The Sri Lankan defence ministry, also reeling from a major battlefield defeat last week in the northern peninsula of Jaffna, has been conducting air raids on Tiger areas since Monday's bombing.
"Air force (Israeli-made) Kfir jets pounded a Tiger terrorist base in Puthukuddierippu in the evening," the ministry said. "According to intelligence sources, air strikes have completely destroyed the Tiger military base.
However, the pro-rebel Tamilnet.com website said two children were killed and 15 others wounded when four jets struck a civilian settlement and destroyed nine homes.
Japan's special peace envoy Yasushi Akashi was also on the island for talks with President Mahinda Rajapakse.
Akashi is due to hold separate discussions Wednesday in Kilinochchi with the Tigers who are fighting for a separate homeland for the Tamil minority in this Sinhalese-majority country.
International concern over Sri Lanka's deteriorating security situation was led by UN Secretary General Kofi Annan, who described Monday's suicide attack as "appalling".
"The Secretary-General stresses once again that a return to civil war will not resolve the conflict," his spokesman Stephane Dujarric said.
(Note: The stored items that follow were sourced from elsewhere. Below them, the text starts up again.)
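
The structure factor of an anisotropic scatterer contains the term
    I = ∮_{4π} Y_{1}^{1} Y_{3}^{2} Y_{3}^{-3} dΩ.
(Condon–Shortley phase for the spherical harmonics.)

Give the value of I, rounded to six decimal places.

0.000000

l₁+l₂+l₃=7 is odd: 3j(l;000)=0 ⇒ I=0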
"He calls upon all parties to refrain from the use of force and to return to the negotiation table at the end of this month, as tentatively agreed between the government of Sri Lanka and the LTTE."
The Media Centre for National Security said 51 bodies of sailors had been identified by Tuesday afternoon while efforts were underway to identify another 47 bodies with the military.
Police said they believed at least two Tiger suicide bombers also perished.
Doctors in three hospitals placed the tally at 103 with police saying some of the victims may have been civilian vendors selling tea and sweets to sailors.
In Washington, State Department spokesman Sean McCormack also urged the LTTE to "renounce the use of terror". US Assistant Secretary of State for South and Central Asian Affairs Richard Boucher is due here Thursday.
Diplomats and analysts said the upsurge in violence has left the Switzerland talks in serious doubt, with neither side in the brutal ethnic conflict appearing ready to abandon their military mind-set.
More than 2,300 people have been killed in spiralling violence since December, leaving a truce agreed in February 2002 in tatters.